Ad-supported streaming grew more than 100% last year, but the revenue from all that listening grew a mere 31% (three points fewer than last year).

Part of this gap (which the RIAA has branded a “value grab” by streaming services) is due to the fact that a certain amount of content on user-generated sites like YouTube and SoundCloud is not, historically speaking, legal. That’s been changing as YouTube has cracked down on copyright infringement over the years and SoundCloud has buttoned up its deals with labels (With Sony now signed on, all three major labels are covered, and a SoundCloud subscription service could be imminent). Even without piracy, the economics are clear: Getting tens of millions of people to pay $10 per month (or $15 for Apple Music’s family plan) is more lucrative than showing a Geico ad before the new Katy Perry video on YouTube (et cetera).
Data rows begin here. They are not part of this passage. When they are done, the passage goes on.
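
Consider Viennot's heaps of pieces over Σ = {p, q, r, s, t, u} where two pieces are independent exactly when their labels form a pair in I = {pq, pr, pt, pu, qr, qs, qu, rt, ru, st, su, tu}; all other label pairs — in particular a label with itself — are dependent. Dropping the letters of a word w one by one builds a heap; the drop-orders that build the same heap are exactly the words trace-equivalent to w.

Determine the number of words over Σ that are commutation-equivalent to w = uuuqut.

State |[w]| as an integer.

0(u) covers ∅
1(u) covers 0:u
2(u) covers 1:u
3(q) covers ∅
4(u) covers 2:u
5(t) covers 3:q
floor of heap: 0:u, 3:q
completions by unplaced set U, small U first (add the entries for U minus each lowest piece of U):
  |U|=1: {4}:1  {5}:1
  |U|=2: {2,4}:1  {3,5}:1  {4,5}:2
  |U|=3: {1,2,4}:1  {2,4,5}:3  {3,4,5}:3
  |U|=4: {0,1,2,4}:1  {1,2,4,5}:4  {2,3,4,5}:6
  start at 0(u): 10
  start at 3(q): 5
sum over floor = 15

15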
This is why YouTube launched Red last year and why just about every other ad-supported music streaming service is busy getting ready to launch a paid subscription service of some kind.

Of course, this is not to suggest that free music services are going to start shutting down and trying to force everyone to pay up. The music industry already knows from past experience how that would play out (and even limiting major releases to specific paid services can backfire, as Kanye West recently learned) but if the recording industry has its way, music services are going to start trying to nudge more people toward the paywalls they’re building (or have already built).